Pilot Co-Lead Dr Sadie Jones, Consultant Gynaecology Oncology Surgeon at the University Hospital of Wales, said:
“Our goal is to ensure that all patients can benefit from expertise across Wales, improving both their cancer treatment and their long-term health and care. We hope that hope that access to prehabilitation will reduce patient stays in hospital, decrease post-operative morbidity and reduce the time it takes to get patients back to chemotherapy after surgery.
“We want to deliver a standardised, cost-effective model across all three sites in Wales by linking up staff members and maximising online collaboration – something we truly realised the potential for during the COVID-19 pandemic.

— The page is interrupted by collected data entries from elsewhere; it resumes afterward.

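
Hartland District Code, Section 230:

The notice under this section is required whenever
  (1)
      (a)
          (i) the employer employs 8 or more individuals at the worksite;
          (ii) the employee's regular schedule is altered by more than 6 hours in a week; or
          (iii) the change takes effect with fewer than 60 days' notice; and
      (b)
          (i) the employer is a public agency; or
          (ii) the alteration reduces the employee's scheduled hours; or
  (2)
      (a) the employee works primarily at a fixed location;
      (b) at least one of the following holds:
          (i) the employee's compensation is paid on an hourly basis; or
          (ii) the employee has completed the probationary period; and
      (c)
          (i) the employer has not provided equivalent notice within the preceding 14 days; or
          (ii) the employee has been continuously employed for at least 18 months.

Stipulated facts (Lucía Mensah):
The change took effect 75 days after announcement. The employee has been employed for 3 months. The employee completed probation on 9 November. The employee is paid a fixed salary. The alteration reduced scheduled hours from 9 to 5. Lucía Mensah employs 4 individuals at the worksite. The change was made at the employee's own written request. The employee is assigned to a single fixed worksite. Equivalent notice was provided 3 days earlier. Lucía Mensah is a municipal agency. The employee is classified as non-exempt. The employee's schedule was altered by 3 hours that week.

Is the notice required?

No — not required.

(i) ≥ 8 at site — fails.
(ii) schedule shift > 6h — fails.
(iii) < 60 days' notice — fails.
So (a) is not satisfied (F OR F OR F).
(i) public agency — met.
(ii) hours reduced — holds.
(b): T OR T → true.
(1) = F AND T = false.
(a) fixed location — satisfied.
(i) hourly-paid — not met.
(ii) past probation — satisfied.
(b): F OR T → true.
(i) no recent notice — not satisfied.
(ii) tenure ≥ 18 mo. — not met.
(c) = F OR F = false.
(2) = T AND T AND F = false.
So Overall is not satisfied (F OR F).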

“Everyone in Wales should have access to the best possible care during cancer treatment, regardless of their age, background or where they live. The benefits of effective prehabilitation are now well recognised. It is essential that high-quality, personalised prehabilitation is incorporated into routine care for patient with ovarian cancer in Wales. We have a truly excellent team of highly specialist professional running this service, their motivation and commitment is inspiring. We hope this pilot demonstrates the efficacy of such an approach so long term funding is secured at all sites.”
Cary Wakefield, CEO of Ovarian Cancer Action, says:
“Women have been living with the inequality gap in care and treatment for too long and now is the time for action and change. We welcome the determination of the team working across Wales to find solutions.”